I was quite alarmed by this and agreed to visit as soon as I could to do whatever I could to minimise the damage and indeed to remove his connection to the internet.
When I arrived and asked what had happened, he explained that he had been receiving emails from High St. financial institutions stating that his account was locked until he logged in to verify his identity.
I asked him if he had logged in and carried this out, he replied that he didn't even have an account with any of these companies, but had handwritten a letter to each of them explaining that he did not want to be contacted by them in this way again.
It was with some relief that I explained this was simply a scam known as "phishing" and is an unfortunate result of using your email address online.

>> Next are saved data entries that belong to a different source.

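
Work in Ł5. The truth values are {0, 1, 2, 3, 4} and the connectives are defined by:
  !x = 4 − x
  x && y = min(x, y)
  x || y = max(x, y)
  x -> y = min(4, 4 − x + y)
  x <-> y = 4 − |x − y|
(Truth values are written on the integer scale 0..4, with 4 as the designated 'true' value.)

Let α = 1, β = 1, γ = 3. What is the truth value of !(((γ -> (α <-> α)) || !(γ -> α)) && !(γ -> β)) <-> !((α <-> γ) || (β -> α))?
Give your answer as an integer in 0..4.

α <-> α = 1 <-> 1 = 4
γ -> (α <-> α) = 3 -> 4 = 4
γ -> α = 3 -> 1 = 2
!(γ -> α) = !2 = 2
(γ -> (α <-> α)) || !(γ -> α) = 4 || 2 = 4
γ -> β = 3 -> 1 = 2
!(γ -> β) = !2 = 2
((γ -> (α <-> α)) || !(γ -> α)) && !(γ -> β) = 4 && 2 = 2
!(((γ -> (α <-> α)) || !(γ -> α)) && !(γ -> β)) = !2 = 2
α <-> γ = 1 <-> 3 = 2
β -> α = 1 -> 1 = 4
(α <-> γ) || (β -> α) = 2 || 4 = 4
!((α <-> γ) || (β -> α)) = !4 = 0
!(((γ -> (α <-> α)) || !(γ -> α)) && !(γ -> β)) <-> !((α <-> γ) || (β -> α)) = 2 <-> 0 = 2

2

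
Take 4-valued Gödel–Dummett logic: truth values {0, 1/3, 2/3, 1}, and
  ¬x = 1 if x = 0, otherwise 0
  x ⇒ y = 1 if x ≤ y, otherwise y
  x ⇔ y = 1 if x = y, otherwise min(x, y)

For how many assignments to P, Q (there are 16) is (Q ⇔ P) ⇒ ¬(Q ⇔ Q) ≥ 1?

P = 0, Q = 0 ↦ 0  <
P = 0, Q = 1/3 ↦ 1  ≥
P = 0, Q = 2/3 ↦ 1  ≥
P = 0, Q = 1 ↦ 1  ≥
P = 1/3, Q = 0 ↦ 1  ≥
P = 1/3, Q = 1/3 ↦ 0  <
P = 1/3, Q = 2/3 ↦ 0  <
P = 1/3, Q = 1 ↦ 0  <
P = 2/3, Q = 0 ↦ 1  ≥
P = 2/3, Q = 1/3 ↦ 0  <
P = 2/3, Q = 2/3 ↦ 0  <
P = 2/3, Q = 1 ↦ 0  <
P = 1, Q = 0 ↦ 1  ≥
P = 1, Q = 1/3 ↦ 0  <
P = 1, Q = 2/3 ↦ 0  <
P = 1, Q = 1 ↦ 0  <
So 6 of the 16 assignments meet the threshold.

6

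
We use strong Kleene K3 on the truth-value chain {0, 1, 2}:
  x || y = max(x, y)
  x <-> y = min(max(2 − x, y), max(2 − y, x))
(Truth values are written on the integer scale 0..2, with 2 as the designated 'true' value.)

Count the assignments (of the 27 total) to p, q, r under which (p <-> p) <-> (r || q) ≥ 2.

10

value 2: 10 assignments (counts)
value 1: 15 assignments
value 0: 2 assignments
So 10 of the 27 assignments meet the threshold.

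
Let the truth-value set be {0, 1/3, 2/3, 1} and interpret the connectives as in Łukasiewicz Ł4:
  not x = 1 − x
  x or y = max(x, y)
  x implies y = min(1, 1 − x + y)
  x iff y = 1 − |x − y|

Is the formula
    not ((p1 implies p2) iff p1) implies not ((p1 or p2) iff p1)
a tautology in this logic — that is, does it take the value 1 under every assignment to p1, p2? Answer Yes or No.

Counterexample: take p1 = 0, p2 = 0.
p1 implies p2 = 0 implies 0 = 1
(p1 implies p2) iff p1 = 1 iff 0 = 0
not ((p1 implies p2) iff p1) = not 0 = 1
p1 or p2 = 0 or 0 = 0
(p1 or p2) iff p1 = 0 iff 0 = 1
not ((p1 or p2) iff p1) = not 1 = 0
not ((p1 implies p2) iff p1) implies not ((p1 or p2) iff p1) = 1 implies 0 = 0
This gives 0 ≠ 1.

No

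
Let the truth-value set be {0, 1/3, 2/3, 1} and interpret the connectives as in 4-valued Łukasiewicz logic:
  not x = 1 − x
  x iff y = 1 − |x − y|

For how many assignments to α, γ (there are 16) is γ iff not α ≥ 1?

α = 0, γ = 0 ↦ 0  <
α = 0, γ = 1/3 ↦ 1/3  <
α = 0, γ = 2/3 ↦ 2/3  <
α = 0, γ = 1 ↦ 1  ≥
α = 1/3, γ = 0 ↦ 1/3  <
α = 1/3, γ = 1/3 ↦ 2/3  <
α = 1/3, γ = 2/3 ↦ 1  ≥
α = 1/3, γ = 1 ↦ 2/3  <
α = 2/3, γ = 0 ↦ 2/3  <
α = 2/3, γ = 1/3 ↦ 1  ≥
α = 2/3, γ = 2/3 ↦ 2/3  <
α = 2/3, γ = 1 ↦ 1/3  <
α = 1, γ = 0 ↦ 1  ≥
α = 1, γ = 1/3 ↦ 2/3  <
α = 1, γ = 2/3 ↦ 1/3  <
α = 1, γ = 1 ↦ 0  <
So 4 of the 16 assignments meet the threshold.

4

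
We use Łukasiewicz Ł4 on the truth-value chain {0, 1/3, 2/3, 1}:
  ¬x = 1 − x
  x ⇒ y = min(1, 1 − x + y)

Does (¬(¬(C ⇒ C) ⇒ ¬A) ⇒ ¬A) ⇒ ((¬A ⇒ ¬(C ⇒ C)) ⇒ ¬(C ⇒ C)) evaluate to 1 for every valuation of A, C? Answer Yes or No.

No

Counterexample: take A = 1/3, C = 0.
C ⇒ C = 0 ⇒ 0 = 1
¬(C ⇒ C) = ¬1 = 0
¬A = ¬1/3 = 2/3
¬(C ⇒ C) ⇒ ¬A = 0 ⇒ 2/3 = 1
¬(¬(C ⇒ C) ⇒ ¬A) = ¬1 = 0
¬(¬(C ⇒ C) ⇒ ¬A) ⇒ ¬A = 0 ⇒ 2/3 = 1
¬A = ¬1/3 = 2/3
C ⇒ C = 0 ⇒ 0 = 1
¬(C ⇒ C) = ¬1 = 0
¬A ⇒ ¬(C ⇒ C) = 2/3 ⇒ 0 = 1/3
C ⇒ C = 0 ⇒ 0 = 1
¬(C ⇒ C) = ¬1 = 0
(¬A ⇒ ¬(C ⇒ C)) ⇒ ¬(C ⇒ C) = 1/3 ⇒ 0 = 2/3
(¬(¬(C ⇒ C) ⇒ ¬A) ⇒ ¬A) ⇒ ((¬A ⇒ ¬(C ⇒ C)) ⇒ ¬(C ⇒ C)) = 1 ⇒ 2/3 = 2/3
This gives 2/3 ≠ 1.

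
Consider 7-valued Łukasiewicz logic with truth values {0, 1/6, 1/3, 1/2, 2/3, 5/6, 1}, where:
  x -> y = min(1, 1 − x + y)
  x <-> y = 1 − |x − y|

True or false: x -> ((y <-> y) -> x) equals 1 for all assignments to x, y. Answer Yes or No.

At x = 1, y = 1/2, for instance:
y <-> y = 1/2 <-> 1/2 = 1
(y <-> y) -> x = 1 -> 1 = 1
x -> ((y <-> y) -> x) = 1 -> 1 = 1
and checking the remaining 48 assignments likewise gives ≥ 1 in every case.

Yes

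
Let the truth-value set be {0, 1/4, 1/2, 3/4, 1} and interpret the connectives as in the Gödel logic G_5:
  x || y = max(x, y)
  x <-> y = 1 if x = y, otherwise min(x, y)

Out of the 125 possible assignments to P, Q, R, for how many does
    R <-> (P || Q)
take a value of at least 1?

25

value 1: 25 assignments (counts)
value 3/4: 16 assignments
value 1/2: 26 assignments
value 1/4: 30 assignments
value 0: 28 assignments
So 25 of the 125 assignments meet the threshold.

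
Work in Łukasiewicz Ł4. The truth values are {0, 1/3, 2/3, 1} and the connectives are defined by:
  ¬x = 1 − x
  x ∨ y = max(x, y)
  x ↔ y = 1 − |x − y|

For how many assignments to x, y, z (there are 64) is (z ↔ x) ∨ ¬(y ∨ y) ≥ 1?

value 1: 28 assignments (counts)
value 2/3: 24 assignments
value 1/3: 10 assignments
value 0: 2 assignments
So 28 of the 64 assignments meet the threshold.

28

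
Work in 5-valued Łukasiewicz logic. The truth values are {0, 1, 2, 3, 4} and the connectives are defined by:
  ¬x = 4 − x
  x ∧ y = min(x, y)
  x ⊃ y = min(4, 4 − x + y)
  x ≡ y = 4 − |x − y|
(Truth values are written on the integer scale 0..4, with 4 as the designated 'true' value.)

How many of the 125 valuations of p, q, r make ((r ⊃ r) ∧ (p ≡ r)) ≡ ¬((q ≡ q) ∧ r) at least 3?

70

value 4: 35 assignments (counts)
value 3: 35 assignments (counts)
value 2: 30 assignments
value 1: 15 assignments
value 0: 10 assignments
So 70 of the 125 assignments meet the threshold.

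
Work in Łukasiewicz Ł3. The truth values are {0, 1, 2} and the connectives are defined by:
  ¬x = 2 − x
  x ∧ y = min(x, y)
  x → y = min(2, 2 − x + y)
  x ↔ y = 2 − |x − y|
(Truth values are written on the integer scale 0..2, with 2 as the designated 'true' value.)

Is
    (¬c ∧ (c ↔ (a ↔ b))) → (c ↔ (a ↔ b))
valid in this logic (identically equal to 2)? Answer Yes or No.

Yes

At a = 2, b = 0, c = 1, for instance:
¬c = ¬1 = 1
a ↔ b = 2 ↔ 0 = 0
c ↔ (a ↔ b) = 1 ↔ 0 = 1
¬c ∧ (c ↔ (a ↔ b)) = 1 ∧ 1 = 1
(¬c ∧ (c ↔ (a ↔ b))) → (c ↔ (a ↔ b)) = 1 → 1 = 2
and checking the remaining 26 assignments likewise gives ≥ 2 in every case.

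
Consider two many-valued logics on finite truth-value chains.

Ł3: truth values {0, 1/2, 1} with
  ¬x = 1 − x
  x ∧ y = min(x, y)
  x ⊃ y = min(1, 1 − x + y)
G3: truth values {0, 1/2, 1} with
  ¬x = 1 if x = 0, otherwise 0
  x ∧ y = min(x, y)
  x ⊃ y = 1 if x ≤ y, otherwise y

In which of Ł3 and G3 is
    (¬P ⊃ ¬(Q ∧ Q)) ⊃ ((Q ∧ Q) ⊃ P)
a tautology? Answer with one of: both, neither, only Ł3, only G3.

only Ł3

In Ł3: every assignment gives 1 — tautology.
In G3: at P = 1/2, Q = 1 the value is 1/2 — not a tautology.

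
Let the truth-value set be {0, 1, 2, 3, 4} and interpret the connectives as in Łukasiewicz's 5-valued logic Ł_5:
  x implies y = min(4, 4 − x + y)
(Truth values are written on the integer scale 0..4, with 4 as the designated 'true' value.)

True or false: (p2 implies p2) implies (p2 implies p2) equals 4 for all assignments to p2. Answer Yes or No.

p2 = 0 ↦ 4
p2 = 1 ↦ 4
p2 = 2 ↦ 4
p2 = 3 ↦ 4
p2 = 4 ↦ 4
Every assignment gives a value ≥ 4.

Yes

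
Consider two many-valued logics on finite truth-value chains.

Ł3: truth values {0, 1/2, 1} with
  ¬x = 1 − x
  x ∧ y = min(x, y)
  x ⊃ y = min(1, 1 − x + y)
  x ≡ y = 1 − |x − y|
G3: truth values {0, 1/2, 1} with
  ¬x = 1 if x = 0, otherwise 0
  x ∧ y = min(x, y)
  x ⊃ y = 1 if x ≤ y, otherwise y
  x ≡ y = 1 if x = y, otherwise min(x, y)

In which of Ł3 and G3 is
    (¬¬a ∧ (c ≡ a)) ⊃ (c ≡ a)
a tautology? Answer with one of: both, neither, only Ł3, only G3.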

Briefly, it is inevitable that at some point you will enter your email address on a website, while shopping online, registering for a service, or carrying out some online transaction.
There are many and varied ways that your email address can fall into the wrong hands and I haven't got time to explain them here, but suffice it to say that there are people out there who will pay good money for stolen email addresses. It is then a simple matter of designing an email which looks like an authentic communication from a High St. bank, in the sure and certain knowledge that of the million or so email addresses they send it to, tens of thousands of them will be customers of that bank and even if only 1% fall for the scam and enter their details, that can mean hundreds of bank account details could be compromised.
The message is simple, if you receive an email from your bank, building society, or other institution of which you are a member, DO NOT EVER click a link in an email. Instead if you receive an email from your bank etc. go to your browser and login using your bookmark, or favourite, that way you know you are going to the legitimate website.
If you don't even have an account with the company, either delete the message, or select: "Mark this message as Spam".
I was able to reassure this customer that he had experienced the equivalent of a burglar trying his front door, and, finding it locked, wandering off to find easier pickings elsewhere.